The rating was awarded at the National League of Cities conference in Pittsburgh, Penn., and recognizes Perry for taking important first steps to encourage solar energy growth.

The SolSmart bronze rating also brings Perry national recognition for adopting programs and practices that make it faster, easier and cheaper to go solar.

“A SolSmart designation is a signal that Perry is ‘open for solar business,’ helping to attract solar industry investment and generate economic development and local jobs,” said Perry City Administrator Sven Peterson. “This is all part of the city’s long-term initiative to become more sustainable through advancing opportunities for job growth and healthy living in the local economy.”

Peterson said Perry is punching above its weight with the SolSmart award when compared with other cities in the program, such as Austin, Texas, Kansas City, Mo., Santa Monica, Calif., and Denver, Colo. He said the bronze designation helps to make solar installation a more attractive and affordable option for Perry homes and businesses by lowering cost and removing barriers to setting up solar systems.

Perry earned the bronze rating in part by adopted a green building code for new house construction, which includes a streamlined permit process and low permit application fees for solar building, Peterson said.

“The City has set an example locally by installing a solar array on our Farmers’ Market Building at the Raccoon River Valley Trailhead complex,” Peterson said. “This array powers our Farmers Market vendors, our Parks and Rec maintenance building and an electric utility vehicle that is used in our parks.”

Butch Niebuhr, longtime Perry city administrator and now a consultant with Bolton and Menk, accepted the award on behalf of Perry at the Pittsburgh conference.

“The City of Perry is very proud if its Caboose Park and Farmers Market photovoltaic solar installation,” Niebuhr said, “which offsets electricity costs for market vendors as well as for the Parks and Recreation Department.
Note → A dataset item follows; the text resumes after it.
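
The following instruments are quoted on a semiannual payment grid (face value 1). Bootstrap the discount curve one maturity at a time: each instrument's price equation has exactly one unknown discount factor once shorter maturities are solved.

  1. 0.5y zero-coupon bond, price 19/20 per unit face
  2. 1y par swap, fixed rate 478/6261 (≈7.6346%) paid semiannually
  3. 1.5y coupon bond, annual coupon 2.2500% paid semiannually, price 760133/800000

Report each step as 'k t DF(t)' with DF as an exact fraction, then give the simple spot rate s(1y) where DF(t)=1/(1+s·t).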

This solar installation was banking enough solar credits because of a net metering tariff that the city could start using an all-electric John Deere Gator for Parks and Recreation maintenance activities that effectively recharges using electricity produced from the solar array.”
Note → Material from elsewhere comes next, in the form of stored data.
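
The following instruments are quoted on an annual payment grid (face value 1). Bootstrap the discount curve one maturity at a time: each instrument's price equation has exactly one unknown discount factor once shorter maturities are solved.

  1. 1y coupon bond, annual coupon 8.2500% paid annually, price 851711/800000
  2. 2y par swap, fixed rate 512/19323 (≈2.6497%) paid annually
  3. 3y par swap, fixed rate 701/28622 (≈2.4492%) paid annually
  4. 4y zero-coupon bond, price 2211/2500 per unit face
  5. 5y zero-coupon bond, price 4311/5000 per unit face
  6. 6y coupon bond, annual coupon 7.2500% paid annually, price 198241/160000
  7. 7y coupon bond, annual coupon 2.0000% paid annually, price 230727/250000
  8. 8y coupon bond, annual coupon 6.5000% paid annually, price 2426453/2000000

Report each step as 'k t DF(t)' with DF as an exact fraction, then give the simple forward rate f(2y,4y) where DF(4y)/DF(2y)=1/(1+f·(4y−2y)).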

As a bronze designee, Perry now has the opportunity earn additional points to qualify as silver or gold in the DOE program. The SolSmart program also brings Perry no-cost technical assistance from a nationwide team of solar-energy experts in order to help the city achieve further solar goals.
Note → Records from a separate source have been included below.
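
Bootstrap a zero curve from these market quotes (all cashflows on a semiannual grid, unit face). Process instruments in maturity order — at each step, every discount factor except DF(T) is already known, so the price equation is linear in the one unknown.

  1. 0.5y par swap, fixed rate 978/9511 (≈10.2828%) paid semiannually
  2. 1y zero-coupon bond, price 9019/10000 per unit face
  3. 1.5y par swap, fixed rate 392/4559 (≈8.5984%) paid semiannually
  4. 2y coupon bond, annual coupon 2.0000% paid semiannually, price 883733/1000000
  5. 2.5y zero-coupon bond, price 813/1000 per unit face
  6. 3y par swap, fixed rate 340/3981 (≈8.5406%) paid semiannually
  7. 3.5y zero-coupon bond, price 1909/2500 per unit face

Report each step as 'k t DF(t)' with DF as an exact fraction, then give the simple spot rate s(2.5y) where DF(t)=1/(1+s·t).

step 1 [0.5y] swap r/2=489/9511: DF=(1 − 489/9511·(0))/(1+489/9511) = 9511/10000 ≈ 0.951100
step 2 [1y] zero: DF = P = 9019/10000 ≈ 0.901900
step 3 [1.5y] swap r/2=196/4559: DF=(1 − 196/4559·(0.951100+0.901900))/(1+196/4559) = 1103/1250 ≈ 0.882400
step 4 [2y] bond c/2=1/100: DF=(883733/1000000 − 1/100·(0.951100+0.901900+0.882400))/(1+1/100) = 8479/10000 ≈ 0.847900
step 5 [2.5y] zero: DF = P = 813/1000 ≈ 0.813000
step 6 [3y] swap r/2=170/3981: DF=(1 − 170/3981·(0.951100+0.901900+0.882400+0.847900+0.813000))/(1+170/3981) = 779/1000 ≈ 0.779000
step 7 [3.5y] zero: DF = P = 1909/2500 ≈ 0.763600

1 1/2 9511/10000
2 1 9019/10000
3 3/2 1103/1250
4 2 8479/10000
5 5/2 813/1000
6 3 779/1000
7 7/2 1909/2500
s(2.5y) = (1/(813/1000) − 1)/(5/2) = 374/4065 ≈ 9.2005%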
Niebuhr said Perry aims to increase the energy efficiency improvements at city facilities and “has a grand vision to provide PV solar to all their facilities, effectively making the city government facilities net zero in terms of electrical energy from the grid.”

In order to achieve the bronze, silver or gold designations, cities and counties take steps to reduce solar “soft costs,” which are non-hardware costs that can increase the time and money it takes to install a solar energy system. Examples of soft costs include planning and zoning, permitting, financing, customer acquisition and installation labor.

Soft costs now represent roughly two-thirds of the total price of an installed residential system, according to solar industry estimates. Reducing these costs can lead to savings that are passed on to consumers.